As the Founders understood well, it is hard-to-impossible to preserve limited government at home while maintaining big government abroad. History and experience tell us that one always begets the other. This certainly rings true as we spend trillions of dollars on domestic programs that we match with trillions more overseas. The Founders’ talk of “entangling alliances” requiring “standing armies” was recognition of the inherent dangers of war — and especially permanent war. “Mr. Republican” Sen. Robert Taft would echo similar sentiments a century and a half later in his battles against New Deal liberals. President Dwight Eisenhower’s warning about the “military-industrial complex” reflected the same concerns within a 20th-century, post-WWII context.

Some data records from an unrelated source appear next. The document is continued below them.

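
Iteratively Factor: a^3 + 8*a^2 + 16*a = (a)*(a^2 + 8*a + 16) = a*(a + 4)*(a + 4)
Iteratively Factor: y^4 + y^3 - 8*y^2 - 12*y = (y - 3)*(y^3 + 4*y^2 + 4*y) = (y - 3)*(y + 2)*(y^2 + 2*y) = y*(y - 3)*(y + 2)*(y + 2)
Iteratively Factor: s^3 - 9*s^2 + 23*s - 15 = (s - 3)*(s^2 - 6*s + 5) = (s - 3)*(s - 1)*(s - 5)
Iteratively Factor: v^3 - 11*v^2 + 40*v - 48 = (v - 3)*(v^2 - 8*v + 16) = (v - 4)*(v - 3)*(v - 4)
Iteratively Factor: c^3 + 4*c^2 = (c)*(c^2 + 4*c) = c^2*(c + 4)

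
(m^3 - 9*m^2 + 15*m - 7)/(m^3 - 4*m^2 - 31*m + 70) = (m^2 - 2*m + 1)/(m^2 + 3*m - 10)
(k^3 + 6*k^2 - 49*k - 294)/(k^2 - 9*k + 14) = (k^2 + 13*k + 42)/(k - 2)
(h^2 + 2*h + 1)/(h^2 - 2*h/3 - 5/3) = 3*(h + 1)/(3*h - 5)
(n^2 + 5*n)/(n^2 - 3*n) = (n + 5)/(n - 3)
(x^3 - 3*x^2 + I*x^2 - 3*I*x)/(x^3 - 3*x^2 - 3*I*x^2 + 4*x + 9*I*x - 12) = x/(x - 4*I)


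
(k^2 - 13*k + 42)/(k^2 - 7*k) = (k - 6)/k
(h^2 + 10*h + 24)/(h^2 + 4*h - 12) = (h + 4)/(h - 2)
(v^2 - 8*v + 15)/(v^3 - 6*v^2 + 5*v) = (v - 3)/(v*(v - 1))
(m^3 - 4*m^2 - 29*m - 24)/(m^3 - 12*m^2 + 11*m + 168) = (m + 1)/(m - 7)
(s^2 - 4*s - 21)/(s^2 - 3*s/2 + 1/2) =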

Almost alone, Ron Paul today carries on this important Republican tradition. Like every other conservative, Paul believes that America must have a strong national defense — he simply believes we can no longer afford our current irrational offense.
Unfortunately, unlimited Pentagon spending remains the big government too many Republicans still love. During the Reagan era, when we were fighting a global superpower that possessed thousands of nuclear weapons, this made sense. It does not make sense anymore. Today, we are fighting individuals, or collections of individuals, with infinitely less military capabilities and no particular attachments to nation-states. Ask yourself this: What, exactly, does having thousands of troops stationed in Afghanistan do to prevent some sick individual from trying to blow up his underwear on an airplane? Just as important, ask this: Does having thousands of troops in places like Afghanistan make it less likely — or more likely — that some sick individual will try to blow up his underwear on an airplane? Our own military and CIA intelligence tells us that our overseas wars actually encourage terrorist attacks. A majority of the members of the U.S. military agree, or as a Pew Research Poll of Iraq and Afghanistan veterans published in October revealed: “About half (51 percent) of post-9/11 veterans say that the use of military force to fight terrorism creates hatred that breeds more terrorism.
Meanwhile a Tea Party activist writes at The American Thinker:
Ask any conservative about Ron Paul and you will usually hear the following statement: "I love him on fiscal policy but his foreign policy is naive and dangerous." You can also throw in the obligatory "He hates Israel." If someone had asked me about Paul from 9/12/01 through October of 2011, I'd have said the exact same things.
Something about my certitude always felt a bit uncomfortable, though, because I admired the "good parts" of Ron Paul (and later, his son Rand). Having participated in the Tea Party movement since its inception, and then witnessing the phony propaganda concocted to invalidate it, my BS meter began to pin whenever I heard (or spoke) harsh rhetoric denouncing Ron Paul. Since the contradiction bugged me, I decided to take the advice of my twenty-year-old son and read Ron Paul's book, Revolution. This required me to consider ideas which were once unthinkable. I undertook the mission with the promise to think outside my conservative box.
After reading the book, I came away with a completely different understanding of Ron Paul and his philosophy. I'm hoping my Tea Party compatriots, fellow conservatives, and all Americans will step outside their own comfort zones to do the same. It is vital that our nation seriously consider the important constitutional concepts and defense of liberty that Ron Paul espouses.